吓的敲钟上坡的老八路把钟当当当的敲个不停。
棉鞋的底是不防水的,不一会便湿透了,头上冒着热气,忽插着回家挨上大人一顿数落,脚后跟冻的通红,烤烤火又痒了,到院子里的苇子垛上剪几个毛花垫在大头棉鞋里,也很暖和。
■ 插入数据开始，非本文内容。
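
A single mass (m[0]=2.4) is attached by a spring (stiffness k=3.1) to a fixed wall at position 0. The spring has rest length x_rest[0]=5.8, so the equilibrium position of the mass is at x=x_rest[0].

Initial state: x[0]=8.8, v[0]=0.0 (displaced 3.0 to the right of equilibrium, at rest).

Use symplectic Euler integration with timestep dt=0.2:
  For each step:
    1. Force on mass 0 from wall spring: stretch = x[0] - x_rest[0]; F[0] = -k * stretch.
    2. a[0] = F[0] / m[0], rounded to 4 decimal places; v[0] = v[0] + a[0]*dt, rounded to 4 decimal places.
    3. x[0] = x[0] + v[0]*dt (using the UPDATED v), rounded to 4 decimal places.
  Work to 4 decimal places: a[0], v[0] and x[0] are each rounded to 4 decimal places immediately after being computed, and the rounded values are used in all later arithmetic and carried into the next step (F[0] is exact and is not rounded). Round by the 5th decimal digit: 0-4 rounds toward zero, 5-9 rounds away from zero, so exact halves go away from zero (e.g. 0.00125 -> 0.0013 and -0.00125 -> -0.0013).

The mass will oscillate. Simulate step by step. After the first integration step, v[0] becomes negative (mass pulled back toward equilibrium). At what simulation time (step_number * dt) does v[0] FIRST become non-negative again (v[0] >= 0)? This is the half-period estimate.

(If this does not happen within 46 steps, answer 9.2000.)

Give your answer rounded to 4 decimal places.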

晚饭后来串门的社员们和当队长的老父亲拉家常,一说就是半个通宵,老父亲没上过学,但博闻强记,可能从一个念过私塾的一个同族老学究那里听到过许多掌故。记得给社员们讲过这样一个故事:
早年里有个叫闵子骞的孔圣人弟子,少年时落到后娘手里,寒冬腊月拉车时被他爹一不小心一鞭子打到棉袄上,露出了芦花,心疼至急。又剪开了闵子骞的同父异母的弟弟棉袄,发现里面是棉花。回家气愤的要休妻,却被闵子骞拦住,并且侍奉至孝至终。被传为千古美谈,收入《廿四孝》并被改编成多剧种的《鞭打芦花》。
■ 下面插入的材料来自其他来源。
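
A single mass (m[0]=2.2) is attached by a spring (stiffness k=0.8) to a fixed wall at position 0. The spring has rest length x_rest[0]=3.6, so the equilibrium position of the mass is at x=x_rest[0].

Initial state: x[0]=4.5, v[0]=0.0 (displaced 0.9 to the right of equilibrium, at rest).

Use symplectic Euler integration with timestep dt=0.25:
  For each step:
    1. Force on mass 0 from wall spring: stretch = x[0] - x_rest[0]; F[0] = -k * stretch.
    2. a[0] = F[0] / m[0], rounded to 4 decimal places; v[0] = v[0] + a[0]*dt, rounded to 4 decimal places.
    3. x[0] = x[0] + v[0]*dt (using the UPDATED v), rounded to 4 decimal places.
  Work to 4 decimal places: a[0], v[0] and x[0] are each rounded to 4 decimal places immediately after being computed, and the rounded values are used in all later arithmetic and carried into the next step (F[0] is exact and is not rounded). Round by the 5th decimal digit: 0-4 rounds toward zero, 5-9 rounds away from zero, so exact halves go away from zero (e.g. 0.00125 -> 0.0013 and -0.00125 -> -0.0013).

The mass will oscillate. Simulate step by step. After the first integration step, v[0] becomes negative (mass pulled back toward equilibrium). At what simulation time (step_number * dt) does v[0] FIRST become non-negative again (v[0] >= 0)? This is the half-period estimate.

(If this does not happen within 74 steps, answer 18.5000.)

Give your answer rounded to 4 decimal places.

Step 0: x=[4.5000] v=[0.0000]
Step 1: x=[4.4796] v=[-0.0818]
Step 2: x=[4.4392] v=[-0.1618]
Step 3: x=[4.3797] v=[-0.2381]
Step 4: x=[4.3025] v=[-0.3090]
Step 5: x=[4.2093] v=[-0.3729]
Step 6: x=[4.1022] v=[-0.4283]
Step 7: x=[3.9837] v=[-0.4740]
Step 8: x=[3.8565] v=[-0.5089]
Step 9: x=[3.7235] v=[-0.5322]
Step 10: x=[3.5877] v=[-0.5434]
Step 11: x=[3.4521] v=[-0.5423]
Step 12: x=[3.3199] v=[-0.5289]
Step 13: x=[3.1941] v=[-0.5034]
Step 14: x=[3.0775] v=[-0.4665]
Step 15: x=[2.9728] v=[-0.4190]
Step 16: x=[2.8823] v=[-0.3620]
Step 17: x=[2.8081] v=[-0.2968]
Step 18: x=[2.7519] v=[-0.2248]
Step 19: x=[2.7150] v=[-0.1477]
Step 20: x=[2.6982] v=[-0.0673]
Step 21: x=[2.7019] v=[0.0147]
First v>=0 after going negative at step 21, time=5.2500

Answer: 5.2500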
剪毛花是冬季勤工俭学的一项,积攒几毛钱,一是等放了寒假好到书店买几分钱一本的《渔岛怒潮》《草原英雄小姐妹》《蜜蜂战》之类的小画书,二是年前买19头一支的乌河头火鞭和雷子。芦花很轻不坠称,一般论把卖,一个生产队的会计叔的丈人家庄上来收的,收了去做成毛花笘子盖韭黄,头刀四色韭黄年节很贵,条件稍好些的主家才舍得买上一两把,是大年初二招待老闺女少闺女女婿上乘的佳肴,家常做法是:煮熟的猪瘦肉切丁,炸豆腐叶切丁,四色韭黄切段,精盐少许,几滴老抽,喷点香醋,点上小磨香油,拌匀盛盘上桌。刚结婚第一年上门的女婿们往往好强争胜,几杯黑炮弹下肚,大多招架不住这壮阳草的威力,傍晚用大金鹿自行车带着媳妇回家蹬断链子的比比皆是。
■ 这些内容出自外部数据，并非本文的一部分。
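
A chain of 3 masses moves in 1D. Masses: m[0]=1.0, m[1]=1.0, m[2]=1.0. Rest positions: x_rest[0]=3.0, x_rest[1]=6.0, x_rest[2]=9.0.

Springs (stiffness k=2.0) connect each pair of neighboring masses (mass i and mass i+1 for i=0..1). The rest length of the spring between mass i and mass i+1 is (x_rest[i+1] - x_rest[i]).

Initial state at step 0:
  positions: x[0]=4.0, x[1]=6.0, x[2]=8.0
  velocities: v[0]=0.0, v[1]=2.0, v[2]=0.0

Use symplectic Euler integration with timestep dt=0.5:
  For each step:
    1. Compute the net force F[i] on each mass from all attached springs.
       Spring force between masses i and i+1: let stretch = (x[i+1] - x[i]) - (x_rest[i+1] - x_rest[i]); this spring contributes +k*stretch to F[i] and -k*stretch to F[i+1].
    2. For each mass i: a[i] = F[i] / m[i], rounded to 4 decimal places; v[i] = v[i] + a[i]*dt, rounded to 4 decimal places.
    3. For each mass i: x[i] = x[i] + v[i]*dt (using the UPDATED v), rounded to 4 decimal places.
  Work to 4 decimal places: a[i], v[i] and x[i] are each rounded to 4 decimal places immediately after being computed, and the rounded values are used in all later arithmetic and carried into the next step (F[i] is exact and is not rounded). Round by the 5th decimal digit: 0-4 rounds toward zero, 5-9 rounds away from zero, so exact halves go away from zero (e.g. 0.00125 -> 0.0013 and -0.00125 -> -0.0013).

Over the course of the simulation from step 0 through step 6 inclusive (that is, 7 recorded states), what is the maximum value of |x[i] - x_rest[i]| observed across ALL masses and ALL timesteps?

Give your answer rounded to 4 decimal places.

Answer: 2.6876

Derivation:
Step 0: x=[4.0000 6.0000 8.0000] v=[0.0000 2.0000 0.0000]
Step 1: x=[3.5000 7.0000 8.5000] v=[-1.0000 2.0000 1.0000]
Step 2: x=[3.2500 7.0000 9.7500] v=[-0.5000 0.0000 2.5000]
Step 3: x=[3.3750 6.5000 11.1250] v=[0.2500 -1.0000 2.7500]
Step 4: x=[3.5625 6.7500 11.6875] v=[0.3750 0.5000 1.1250]
Step 5: x=[3.8438 7.8750 11.2813] v=[0.5625 2.2500 -0.8125]
Step 6: x=[4.6407 8.6876 10.6719] v=[1.5937 1.6251 -1.2188]
Max displacement = 2.6876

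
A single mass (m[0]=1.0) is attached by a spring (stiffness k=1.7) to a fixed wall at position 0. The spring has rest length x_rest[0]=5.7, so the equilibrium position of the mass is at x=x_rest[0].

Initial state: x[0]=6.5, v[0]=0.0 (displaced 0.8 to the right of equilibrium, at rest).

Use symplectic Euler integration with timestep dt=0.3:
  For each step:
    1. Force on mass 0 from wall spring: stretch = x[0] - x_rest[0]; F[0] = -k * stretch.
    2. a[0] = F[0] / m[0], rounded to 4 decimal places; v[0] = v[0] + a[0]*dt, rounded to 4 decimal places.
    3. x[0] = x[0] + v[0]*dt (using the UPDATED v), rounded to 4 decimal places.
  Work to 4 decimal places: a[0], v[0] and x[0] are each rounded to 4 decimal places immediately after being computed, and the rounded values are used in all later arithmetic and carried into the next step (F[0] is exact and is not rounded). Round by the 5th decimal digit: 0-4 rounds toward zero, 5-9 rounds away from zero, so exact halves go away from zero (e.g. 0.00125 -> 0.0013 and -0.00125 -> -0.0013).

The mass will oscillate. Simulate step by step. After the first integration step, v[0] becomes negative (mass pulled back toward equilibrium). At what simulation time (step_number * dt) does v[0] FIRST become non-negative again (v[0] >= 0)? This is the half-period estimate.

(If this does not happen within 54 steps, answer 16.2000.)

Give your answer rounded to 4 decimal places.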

芦花很轻不坠称,但我觉得放到称上去很沉很重,因为可以称的出天地良心来。长长称杆一头是轻摇霄九的芦花,另一头是咱沉甸甸的老百姓。
芦花易燃。分田到户后家家屋山头上都码垛着一垛垛苇子,放鞭炮尽量躲远点。个别鱼肉乡里的村干部这个时候夜里睡觉往往都不踏实,时常被人瞅摸准了点了,等到叫起人来一桶一桶的浇灭了时,也就剩下一片黑乎乎的苇扎了。从这个层面上说,芦花也是反腐利器的,在当下打虎拍蝇猎狐行动中也会派上用场的。
芦花飘扬,思绪纷飞。终于迎来了小雪后的第一个好天气,禁不住用山寨手机试拍了几张,晚上趁着好心情断断续续拼音上以上方块,聊作对儿时的故乡纪念。